Before Committing Fix
- • Is the root cause identified?
- • Is the fix minimal?
- • Are tests added?
- • Is regression testing done?
- • Is the fix documented?
Best Practices
- •Reproduce First - Never fix what you can't reproduce
- •Binary Search - Narrow scope systematically
- •Evidence-Based - Form hypotheses based on evidence
- •Minimal Fix - Fix only what's broken
- •Document Process - Help future debugging
- •Test Thoroughly - Prevent regressions
- •Learn from Bugs - Improve code to prevent similar issues
Anti-Patterns
❌ Shotgun Debugging
- •Randomly changing code hoping it fixes the issue
- •No systematic approach
- •Often makes things worse
❌ Cargo Cult Debugging
- •Copying solutions without understanding
- •"It worked before, so I'll try it again"
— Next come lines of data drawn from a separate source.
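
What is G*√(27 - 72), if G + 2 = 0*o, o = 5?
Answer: -6*I*√5 ≈ -13.416*I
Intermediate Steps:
G = -2 (G = -2 + 0*5 = -2 + 0 = -2)
G*√(27 - 72) = -2*√(27 - 72) = -6*I*√5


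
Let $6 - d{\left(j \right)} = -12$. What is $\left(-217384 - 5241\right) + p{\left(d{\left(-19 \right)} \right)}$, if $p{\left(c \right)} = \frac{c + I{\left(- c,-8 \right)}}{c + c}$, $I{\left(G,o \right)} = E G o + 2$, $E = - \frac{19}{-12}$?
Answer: $- \frac{2003563}{9} \approx -2.2262 \cdot 10^{5}$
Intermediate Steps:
$E = \frac{19}{12}$ ($E = \left(-19\right) \left(- \frac{1}{12}\right) = \frac{19}{12} \approx 1.5833$)
$d{\left(j \right)} = 18$ ($d{\left(j \right)} = 6 - -12 = 6 + 12 = 18$)
$I{\left(G,o \right)} = 2 + \frac{19 G o}{12}$ ($I{\left(G,o \right)} = \frac{19 G}{12} o + 2 = \frac{19 G o}{12} + 2 = 2 + \frac{19 G o}{12}$)
$p{\left(c \right)} = \frac{2 + \frac{41 c}{3}}{2 c}$ ($p{\left(c \right)} = \frac{c + \left(2 + \frac{19}{12} \left(- c\right) \left(-8\right)\right)}{c + c} = \frac{c + \left(2 + \frac{38 c}{3}\right)}{2 c} = \left(2 + \frac{41 c}{3}\right) \frac{1}{2 c} = \frac{2 + \frac{41 c}{3}}{2 c}$)
$\left(-217384 - 5241\right) + p{\left(d{\left(-19 \right)} \right)} = \left(-217384 - 5241\right) + \left(\frac{41}{6} + \frac{1}{18}\right) = -222625 + \frac{62}{9} = - \frac{2003563}{9}$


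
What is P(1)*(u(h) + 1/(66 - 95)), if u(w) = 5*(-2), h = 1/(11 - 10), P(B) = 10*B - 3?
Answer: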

- •Doesn't address root cause
❌ Debugging by Coincidence
- •"It works now, but I don't know why"
- •Didn't identify root cause
- •Bug will likely return
❌ Scope Creep
- •Fixing unrelated issues while debugging
- •Refactoring during bug fix
- •Makes it hard to verify the fix
Related Documentation
- •Testing: See testing steering for test-driven debugging
- •Code Review: See code-quality power for systematic review
- •Workflow: See workflow steering for debugging phase integration
Remember: Systematic debugging is faster than random changes. Follow the process, document your findings, and learn from each bug.